The Lacoste logo gave the brand a unique opportunity to express itself. From 2018 to 2020, the brand introduced exclusive polo shirts where the crocodile was replaced with different endangered species. The campaign was developed to raise awareness about endangered creatures in a joint effort with the International Union for Conservation of Nature.
A brief history of Lacoste
René Lacoste was a world No. 1 tennis player in 1926 and 1927, having won the French Open thrice and Wimbledon and US Open twice. He was nicknamed Le Crocodile. Various accounts try to unravel the reason for his moniker.
One states that he was promised a crocodile suitcase if he won a match, causing the name to stick, while another attributes his on-court skills to be like that of the dreaded predator.
Using a generic crocodile illustration as your brand mark can have challenges. There’s always at least one other brand that has already used it. Lacoste faced a legal conflict with Crocodile Garments, headquartered in Hong Kong.
The logo on the latter’s branding had the reptile facing left. After years of dispute, the Hong Kong company conceded to changing the appearance of the crocodile so as not to have it mixed up with Lacoste.
After sailing through branding difficulties, the baggage of a 51-year-old logo that needed to be updated to stay with the times, and litigation in a foreign market, Lacoste still thrives as one of the most sought-after sportswear brands.
With athleisure becoming a growing category, Lacoste’s polo shirts from decades ago can see their insurrection into popular culture again.
In a 1973 interview, René Lacoste reminisced about the impact of the crocodile on the brand’s growth story.

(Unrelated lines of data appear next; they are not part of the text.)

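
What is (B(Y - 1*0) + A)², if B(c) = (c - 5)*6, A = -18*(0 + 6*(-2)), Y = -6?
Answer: 22500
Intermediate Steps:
A = 216 (A = -18*(0 - 12) = -18*(-12) = 216)
B(c) = -30 + 6*c (B(c) = (-5 + c)*6 = -30 + 6*c)
(B(Y - 1*0) + A)² = ((-30 + 6*(-6 - 1*0)) + 216)² = ((-30 + 6*(-6 + 0)) + 216)² = ((-30 + 6*(-6)) + 216)² = ((-30 - 36) + 216)² = (-66 + 216)² = 150² = 22500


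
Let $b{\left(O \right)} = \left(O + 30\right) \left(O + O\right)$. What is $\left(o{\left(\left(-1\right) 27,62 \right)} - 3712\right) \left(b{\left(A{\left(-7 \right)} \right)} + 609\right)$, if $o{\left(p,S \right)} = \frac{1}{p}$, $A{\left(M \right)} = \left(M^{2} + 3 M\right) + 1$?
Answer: $- \frac{404006975}{27} \approx -1.4963 \cdot 10^{7}$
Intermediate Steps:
$A{\left(M \right)} = 1 + M^{2} + 3 M$
$b{\left(O \right)} = 2 O \left(30 + O\right)$ ($b{\left(O \right)} = \left(30 + O\right) 2 O = 2 O \left(30 + O\right)$)
$\left(o{\left(\left(-1\right) 27,62 \right)} - 3712\right) \left(b{\left(A{\left(-7 \right)} \right)} + 609\right) = \left(\frac{1}{\left(-1\right) 27} - 3712\right) \left(2 \left(1 + \left(-7\right)^{2} + 3 \left(-7\right)\right) \left(30 + \left(1 + \left(-7\right)^{2} + 3 \left(-7\right)\right)\right) + 609\right) = \left(\frac{1}{-27} - 3712\right) \left(2 \left(1 + 49 - 21\right) \left(30 + \left(1 + 49 - 21\right)\right) + 609\right) = \left(- \frac{1}{27} - 3712\right) \left(2 \cdot 29 \left(30 + 29\right) + 609\right) = - \frac{100225 \left(2 \cdot 29 \cdot 59 + 609\right)}{27} = - \frac{100225 \left(3422 + 609\right)}{27} = \left(- \frac{100225}{27}\right) 4031 = - \frac{404006975}{27}$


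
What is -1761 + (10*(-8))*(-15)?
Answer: -561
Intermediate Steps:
-1761 + (10*(-8))*(-15) = -1761 - 80*(-15) = -1761 + 1200 = -561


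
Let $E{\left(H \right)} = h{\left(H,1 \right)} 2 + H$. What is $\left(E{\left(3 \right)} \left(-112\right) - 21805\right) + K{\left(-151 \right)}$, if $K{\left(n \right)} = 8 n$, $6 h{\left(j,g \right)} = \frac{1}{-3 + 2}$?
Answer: $- \frac{69935}{3} \approx -23312.0$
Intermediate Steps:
$h{\left(j,g \right)} = - \frac{1}{6}$ ($h{\left(j,g \right)} = \frac{1}{6 \left(-3 + 2\right)} = \frac{1}{6 \left(-1\right)} = \frac{1}{6} \left(-1\right) = - \frac{1}{6}$)
$E{\left(H \right)} = - \frac{1}{3} + H$ ($E{\left(H \right)} = \left(- \frac{1}{6}\right) 2 + H = - \frac{1}{3} + H$)
$\left(E{\left(3 \right)} \left(-112\right) - 21805\right) + K{\left(-151 \right)} = \left(\left(- \frac{1}{3} + 3\right) \left(-112\right) - 21805\right) + 8 \left(-151\right) = \left(\frac{8}{3} \left(-112\right) - 21805\right) - 1208 = \left(- \frac{896}{3} - 21805\right) - 1208 = - \frac{66311}{3} - 1208 = - \frac{69935}{3}$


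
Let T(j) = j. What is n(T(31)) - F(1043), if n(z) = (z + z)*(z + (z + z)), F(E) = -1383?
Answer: 7149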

“I suppose you could say that if it had been a nice animal, something sympathetic, then maybe nothing would have happened. Suppose I had picked a rooster. Well, that’s French, but it doesn’t have the same impact.’’
Frequently asked questions about the Lacoste logo
What are some commonly asked questions about the Lacoste logo? Get your questions answered with these three FAQs.

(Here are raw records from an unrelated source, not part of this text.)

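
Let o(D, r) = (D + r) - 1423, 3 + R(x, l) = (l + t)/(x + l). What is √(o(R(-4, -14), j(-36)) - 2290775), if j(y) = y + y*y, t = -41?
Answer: I*√82473766/6 ≈ 1513.6*I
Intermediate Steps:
j(y) = y + y²
R(x, l) = -3 + (-41 + l)/(l + x) (R(x, l) = -3 + (l - 41)/(x + l) = -3 + (-41 + l)/(l + x))
o(D, r) = -1423 + D + r
√(o(R(-4, -14), j(-36)) - 2290775) = √((-1423 + (-41 - 3*(-4) - 2*(-14))/(-14 - 4) - 36*(1 - 36)) - 2290775) = √((-1423 + (-41 + 12 + 28)/(-18) - 36*(-35)) - 2290775) = √((-1423 - 1/18*(-1) + 1260) - 2290775) = √((-1423 + 1/18 + 1260) - 2290775) = √(-2933/18 - 2290775) = √(-41236883/18) = I*√82473766/6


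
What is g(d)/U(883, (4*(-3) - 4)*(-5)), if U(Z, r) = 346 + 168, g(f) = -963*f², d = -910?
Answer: -398730150/257 ≈ -1.5515e+6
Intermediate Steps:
U(Z, r) = 514
g(d)/U(883, (4*(-3) - 4)*(-5)) = -963*(-910)²/514 = -963*828100*(1/514) = -797460300*1/514 = -398730150/257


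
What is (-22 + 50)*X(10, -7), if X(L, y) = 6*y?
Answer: -1176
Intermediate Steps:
(-22 + 50)*X(10, -7) = (-22 + 50)*(6*(-7)) = 28*(-42) = -1176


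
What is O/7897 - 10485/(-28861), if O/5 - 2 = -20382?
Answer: -2858135855/227915317 ≈ -12.540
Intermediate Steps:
O = -101900 (O = 10 + 5*(-20382) = 10 - 101910 = -101900)
O/7897 - 10485/(-28861) = -101900/7897 - 10485/(-28861) = -101900*1/7897 - 10485*(-1/28861) = -101900/7897 + 10485/28861 = -2858135855/227915317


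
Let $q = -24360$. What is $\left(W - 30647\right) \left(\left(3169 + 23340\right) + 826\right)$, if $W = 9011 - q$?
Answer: $74460540$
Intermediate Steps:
$W = 33371$ ($W = 9011 - -24360 = 9011 + 24360 = 33371$)
$\left(W - 30647\right) \left(\left(3169 + 23340\right) + 826\right) = \left(33371 - 30647\right) \left(\left(3169 + 23340\right) + 826\right) = 2724 \left(26509 + 826\right) = 2724 \cdot 27335 = 74460540$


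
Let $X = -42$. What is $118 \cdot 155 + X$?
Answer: $18248$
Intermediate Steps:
$118 \cdot 155 + X = 118 \cdot 155 - 42 = 18290 - 42 = 18248$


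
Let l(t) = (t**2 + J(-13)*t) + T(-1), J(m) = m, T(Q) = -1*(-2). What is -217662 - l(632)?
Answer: -608872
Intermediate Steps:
T(Q) = 2
l(t) = 2 + t**2 - 13*t (l(t) = (t**2 - 13*t) + 2 = 2 + t**2 - 13*t)
-217662 - l(632) = -217662 - (2 + 632**2 - 13*632) = -217662 - (2 + 399424 - 8216) = -217662 - 1*391210 = -217662 - 391210 = -608872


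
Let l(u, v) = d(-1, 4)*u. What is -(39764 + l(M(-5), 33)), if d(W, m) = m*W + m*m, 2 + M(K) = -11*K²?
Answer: -36440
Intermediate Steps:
M(K) = -2 - 11*K²
d(W, m) = m² + W*m (d(W, m) = W*m + m² = m² + W*m)
l(u, v) = 12*u (l(u, v) = (4*(-1 + 4))*u = (4*3)*u = 12*u)
-(39764 + l(M(-5), 33)) = -(39764 + 12*(-2 - 11*(-5)²)) = -(39764 + 12*(-2 - 11*25)) = -(39764 + 12*(-2 - 275)) = -(39764 + 12*(-277)) = -(39764 - 3324) = -1*36440 = -36440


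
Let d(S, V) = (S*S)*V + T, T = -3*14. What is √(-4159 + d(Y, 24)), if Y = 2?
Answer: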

1. Why does Lacoste have a crocodile logo?
René Lacoste, the company's creator, was nicknamed "the Alligator" by the American press after he promised his team captain an alligator-skin briefcase that he would win his match. His fierceness on the tennis court earned him the nickname "the Crocodile" from his French admirers.
2. Was Lacoste the first designer logo?
Lacoste didn’t have the first designer logo, but it was the first brand to design a logo to be placed on their apparel. He co-founded Lacoste with André Gillier in 1933, and it was the first apparel company to use a logo.

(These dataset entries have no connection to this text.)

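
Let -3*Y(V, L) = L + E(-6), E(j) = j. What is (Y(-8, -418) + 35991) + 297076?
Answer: 999625/3 ≈ 3.3321e+5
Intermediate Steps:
Y(V, L) = 2 - L/3 (Y(V, L) = -(L - 6)/3 = -(-6 + L)/3 = 2 - L/3)
(Y(-8, -418) + 35991) + 297076 = ((2 - 1/3*(-418)) + 35991) + 297076 = ((2 + 418/3) + 35991) + 297076 = (424/3 + 35991) + 297076 = 108397/3 + 297076 = 999625/3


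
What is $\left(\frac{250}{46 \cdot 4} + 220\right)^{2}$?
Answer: $\frac{414733225}{8464} \approx 49000.0$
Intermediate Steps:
$\left(\frac{250}{46 \cdot 4} + 220\right)^{2} = \left(\frac{250}{184} + 220\right)^{2} = \left(250 \cdot \frac{1}{184} + 220\right)^{2} = \left(\frac{125}{92} + 220\right)^{2} = \left(\frac{20365}{92}\right)^{2} = \frac{414733225}{8464}$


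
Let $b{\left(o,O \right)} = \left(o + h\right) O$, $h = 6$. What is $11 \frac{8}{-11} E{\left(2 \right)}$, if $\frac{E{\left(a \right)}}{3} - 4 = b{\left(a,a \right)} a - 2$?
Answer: $-816$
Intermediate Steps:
$b{\left(o,O \right)} = O \left(6 + o\right)$ ($b{\left(o,O \right)} = \left(o + 6\right) O = \left(6 + o\right) O = O \left(6 + o\right)$)
$E{\left(a \right)} = 6 + 3 a^{2} \left(6 + a\right)$ ($E{\left(a \right)} = 12 + 3 \left(a \left(6 + a\right) a - 2\right) = 12 + 3 \left(a^{2} \left(6 + a\right) - 2\right) = 12 + 3 \left(-2 + a^{2} \left(6 + a\right)\right) = 12 + \left(-6 + 3 a^{2} \left(6 + a\right)\right) = 6 + 3 a^{2} \left(6 + a\right)$)
$11 \frac{8}{-11} E{\left(2 \right)} = 11 \frac{8}{-11} \left(6 + 3 \cdot 2^{2} \left(6 + 2\right)\right) = 11 \cdot 8 \left(- \frac{1}{11}\right) \left(6 + 3 \cdot 4 \cdot 8\right) = 11 \left(- \frac{8}{11}\right) \left(6 + 96\right) = \left(-8\right) 102 = -816$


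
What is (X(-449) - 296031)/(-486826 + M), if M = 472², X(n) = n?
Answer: 148240/132021 ≈ 1.1229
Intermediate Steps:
M = 222784
(X(-449) - 296031)/(-486826 + M) = (-449 - 296031)/(-486826 + 222784) = -296480/(-264042) = -296480*(-1/264042) = 148240/132021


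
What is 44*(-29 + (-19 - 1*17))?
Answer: -2860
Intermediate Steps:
44*(-29 + (-19 - 1*17)) = 44*(-29 + (-19 - 17)) = 44*(-29 - 36) = 44*(-65) = -2860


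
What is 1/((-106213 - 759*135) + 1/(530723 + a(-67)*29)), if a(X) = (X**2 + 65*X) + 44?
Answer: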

3. Is Lacoste a luxury brand?
Is Lacoste a high-end or luxury brand? Not at all. In terms of the fashion industry, Lacoste isn't even close to being considered haute couture or a luxury label. It's more of a casual, everyday-wear preppy brand, although some athletes still wear it for functional reasons.
This is testimony to the power of great branding. A crocodile has nothing to do with tennis shirts or sports merchandise. Still, when you clearly define a brand’s personality, the chances of customers buying into your narrative are much higher.